Open Document Formats versus Open Business Ecosystems
Meanwhile, the fight about the Open Document approach has become a
struggle among large vendors, because these companies understand that
it is not a truly neutral format. It is an open document format being promoted
by a closed business ecosystem of allied companies. Thus proponents are
willing to
spend to lobby for it, and opponents are taking action to stop
it.
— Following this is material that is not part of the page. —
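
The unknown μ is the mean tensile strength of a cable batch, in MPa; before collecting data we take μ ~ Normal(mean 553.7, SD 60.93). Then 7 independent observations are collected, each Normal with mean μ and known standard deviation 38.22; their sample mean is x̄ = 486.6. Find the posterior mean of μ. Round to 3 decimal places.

With known σ, the Normal prior is conjugate. Weight on the data is w = (n/σ²)/(n/σ² + 1/τ₀²) = 0.00479200/(0.00479200+0.00026936) = 0.94678.
Posterior mean = w·x̄ + (1−w)·μ₀ = 0.94678·486.6 + 0.053219·553.7 = 490.171.

Posterior mean ≈ 490.171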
The fight is currently centered in Massachusetts, where government agencies are lining up for and against being forced to adopt the new format.
The proposal, which was finalized last month, calls for all
electronic documents created by Executive Department agencies after
Jan. 1, 2007, to utilize only formats deemed “open,” which include
OpenDocument and Adobe’s PDF.
OpenDocument is the centerpiece in the new OpenOffice.org 2.0 release, but is not supported by Microsoft Office.
If it goes through, government employees will be forced to
migrate systems to other productivity suites that could include
StarOffice, OpenOffice.org, KOffice and IBM Workplace.
As expected, Microsoft responded harshly to the plan, calling
it “inconsistent and discriminatory.” The company said it has no
intention to add support for the OASIS backed format, but will listen
to customer feedback on the issue. However, Microsoft has left the door
open by announcing it will implement PDF capabilities in Office 12 next
year.
More recently, Microsoft has taken action to have its own XML-based
formats certified as open by an alternative standards organization, and
is now arguing that state agencies in Massachusetts should be able to
choose among formats deemed open.
Unfortunately, this is a fight among dinosaurs. The open formats
in question are the expressions of largely closed industry
ecosystems. Meanwhile, the new open business ecosystem based on RSS and
OPML is flourishing.
The answer to the dilemma is simple. Convert the outputs of
applications from both camps into a format that is at the center of the
most open business ecosystem on earth. Convert outputs from all
applications into truly open and neutral OPML and RSS. Then stand
back and benefit as you become able to search, sort and share knowledge
using the tools and services that are evolving so quickly in the wider
marketplace.
It is open business ecosystems that benefit customers, not open formats.
Open ecosystems are open to small and large businesses. Open
business ecosystems are open to customers and their creative ideas. Open
business ecosystems are open to the future, and to the grassroots political
activity that is increasingly powerful across the information
technology landscape. Come on Massachusetts–go grassroots!
Open document formats and open business ecosystems are not equivalent!